Archive d’étiquettes pour : Afrofuturisme

Les pionniers

Trois jours. Pas plus… Un court laps de temps pour découvrir l’exposition Camer Crypto-Art, les pionniers, qui s’est tenue au Théâtre de la Ville de Paris dans le cadre de Focus Cameroun 3. Danse, théâtre, musique, mode, photographie et crypto-art… Cet événement organisé par l’Ambassade de France et l’Institut Français du Cameroun a pour but de faire connaître la créativité artistique de ce pays de l’Afrique centrale.

Yvon Ngassam, Imany & Alioune, World’s most influential people (2030-2040). Photo : D.R.

En fait, plus qu’une expo, Camer Crypto-Art est avant tout la restitution d’une « crypto résidence » baptisée Correspondances. Portée par Ox4rt, structure de conseil, curation, expositions et accompagnement en Cryptoart, NFT et Métavers, cette initiative est placée sous la responsabilité d’Albertine Meunier, Benoît Couty et Thuy-Tien Vo.

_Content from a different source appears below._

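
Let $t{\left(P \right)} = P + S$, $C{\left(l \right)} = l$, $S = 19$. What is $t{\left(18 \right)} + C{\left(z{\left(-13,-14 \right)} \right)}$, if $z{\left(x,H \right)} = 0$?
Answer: $37$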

L’objectif de la résidence était donc d’accompagner des artistes plasticiens camerounais vers l’art numérique et le crypto-art. Ils sont une vingtaine à avoir ainsi basculé dans le métavers et, pour certains, à avoir métamorphosé leur démarche artistique en dialoguant avec une intelligence artificielle.

Boudjeka Kamto. Triplets trying to reconnect world and people… Photo : D.R.

Le profil de ces artistes est très ancré sur les arts visuels : ils sont graphistes, peintres, réalisateurs, illustrateurs, etc. Tous ont déjà un style affirmé et un parcours remarqué, mais à la suite de cette résidence, leur travail a pris un autre relief et une esthétique nouvelle. De plus, en « enchaînant » chacune de leur création à un NFT, cela leur permet en toute autonomie d’exposer, de vendre ou d’échanger leurs œuvres numériques ainsi certifiées et rendues uniques.

Celles-ci étaient exposées sur les paliers du hall du Théâtre de la Ville qui donne sur la place du Châtelet. Les formes et couleurs qui brillaient sur les écrans sont sorties de l’imagination d’Alain Ngann, Alexandre Obam, Alt cohold, Beti Ophélie, Éric Takukam, Fotale, Marcelin Abu, Nyamah Musongo…

Annoora (Abbo Nafissatou). Voices of the forgotten. Résilience. Photo : D.R.

On « flashe » littéralement sur les silhouettes féminines d’inspiration himba, bété et massaï d’AJNart ainsi que sur les photos modifiées, augmentées, d’Annoora (Abbo Nafissatou) ; en particulier sa série Resilience sur la violence faite aux femmes. C’est également ce thème de la résilience qui a inspiré Nart M’Mounir (alias Mohamed Mounir Ngoupayou) pour ses photo-montages qui expriment la brutalité du monde.

Le qualificatif d’afrofuturiste s’impose pour quasiment toutes les œuvres présentées. Outre l’aspect à la fois traditionnel (afro) et high-tech (futur), il se dégage de ces représentations numériques un parfum dystopique et un sentiment dysphorique propre à notre époque.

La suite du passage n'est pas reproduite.